Ma ecco, già la vela si lacera, una pioggia
di lagrime e una nebbia funesta appesantiscono i cordami, nascondono le stelle:
tutto è ormai solo ignoranza, errore, disperazione…
Da qualche tempo l’immagine di quella nave
in pericolo mi assedia: le mie riflessioni sulla memoria, la storia, l’identità
e l’oblio hanno risvegliato creature mostruose che risalgono minacciose dagli
abissi: l’ignoranza, l’errore, la disperazione…

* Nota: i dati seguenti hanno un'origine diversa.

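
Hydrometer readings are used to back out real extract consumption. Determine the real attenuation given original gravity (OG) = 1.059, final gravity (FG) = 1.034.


AA = (OG−FG)/(OG−1)·100;  RA = AA·0.8192
AA = (1.059 − 1.034)/(1.059 − 1)·100 = 42.3729
RA = 42.3729·0.8192

34.7119 %


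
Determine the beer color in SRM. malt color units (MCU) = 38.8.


SRM = 1.4922 · MCU^0.6859
SRM = 1.4922 · 38.8^0.6859

18.3488 SRM


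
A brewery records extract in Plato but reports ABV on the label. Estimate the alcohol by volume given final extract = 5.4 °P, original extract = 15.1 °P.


SG = 259/(259 − P);  ABV = (OG − FG)·131.25
OG = 259/(259 − 15.1) = 1.0619
FG = 259/(259 − 5.4) = 1.0213
ABV = (1.0619 − 1.0213)·131.25

5.3310 % ABV


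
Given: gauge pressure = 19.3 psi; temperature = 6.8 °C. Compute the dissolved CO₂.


vols = (P + 14.695)·(0.01821 + 0.09011·e^(−0.04·T))
vols = (19.3 + 14.695)·(0.01821 + 0.09011·e^(−0.04·6.8))

2.9528 volumes


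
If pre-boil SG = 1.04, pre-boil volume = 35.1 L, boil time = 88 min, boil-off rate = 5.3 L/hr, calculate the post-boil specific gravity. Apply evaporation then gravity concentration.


V_post = V_pre − rate·(t/60);  SG_post = 1 + (SG_pre−1)·V_pre/V_post
V_post = 35.1 − 5.3·(88/60) = 27.3267
SG_post = 1 + (1.04 − 1)·35.1/27.3267

1.0514


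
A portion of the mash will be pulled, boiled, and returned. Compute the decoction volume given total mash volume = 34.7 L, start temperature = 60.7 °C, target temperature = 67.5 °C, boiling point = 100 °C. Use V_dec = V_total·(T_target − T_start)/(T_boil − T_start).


V_dec = 34.7·(67.5 − 60.7)/(100 − 60.7)

6.0041 L


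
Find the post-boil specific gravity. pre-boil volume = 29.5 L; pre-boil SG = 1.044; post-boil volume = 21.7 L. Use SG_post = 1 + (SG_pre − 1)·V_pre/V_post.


pts_pre = (1.044 − 1)·1000 = 44.0000
pts_post = 44.0000·29.5/21.7 = 59.8157
SG_post = 1 + 59.8157/1000

1.0598


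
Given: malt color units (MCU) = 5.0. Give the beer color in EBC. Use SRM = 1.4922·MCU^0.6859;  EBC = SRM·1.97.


SRM = 1.4922·5.0^0.6859 = 4.5004
EBC = 4.5004·1.97

8.8658 EBC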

Il momento politico che stiamo vivendo
richiederebbe prese di posizione nette, forti, lucide, per disinnescare gli
attacchi incessanti contro la nostra morale laica, contro i diritti e la
dignità di chi non può o non sa difendersi, contro la nostra esigenza di
giustizia, il nostro desiderio di libertà responsabile, di cultura condivisa,
di pienezza sessuale.
Come reagiscono le donne?
Purtroppo le loro reazioni molto spesso non
sono né nette né forti né lucide.
Cerchiamo di vederci chiaro.
Da qualche tempo sto assistendo ad un
graduale indebolimento, a un deterioramento, diciamo addirittura ad una
degradazione della capacità di intervento delle donne (tranne rarissime
eccezioni) a tutti i livelli: vita privata, posto di lavoro, ambienti culturali
e politici, comunicazione.
Questa degradazione può avere come prima
manifestazione un oblio totale – una totale ignoranza – della storia e delle
lotte che hanno caratterizzato i movimenti di liberazione delle donne (e degli
uomini!), come se uno se ne dovesse vergognare, il che comporta un
appiattimento su interessi economici e fatti contingenti, senza storia. Le
famiglie non hanno più memoria, il mobbing impazza a letto e sul lavoro,
il prêt-à-porter pseudoculturale pervade i media: si accetta tutto senza
reagire. Eppure, già nel Settecento una donna
sapeva come servirsi dei mezzi di comunicazione allora disponibili per
difendere e diffondere le sue convinzioni…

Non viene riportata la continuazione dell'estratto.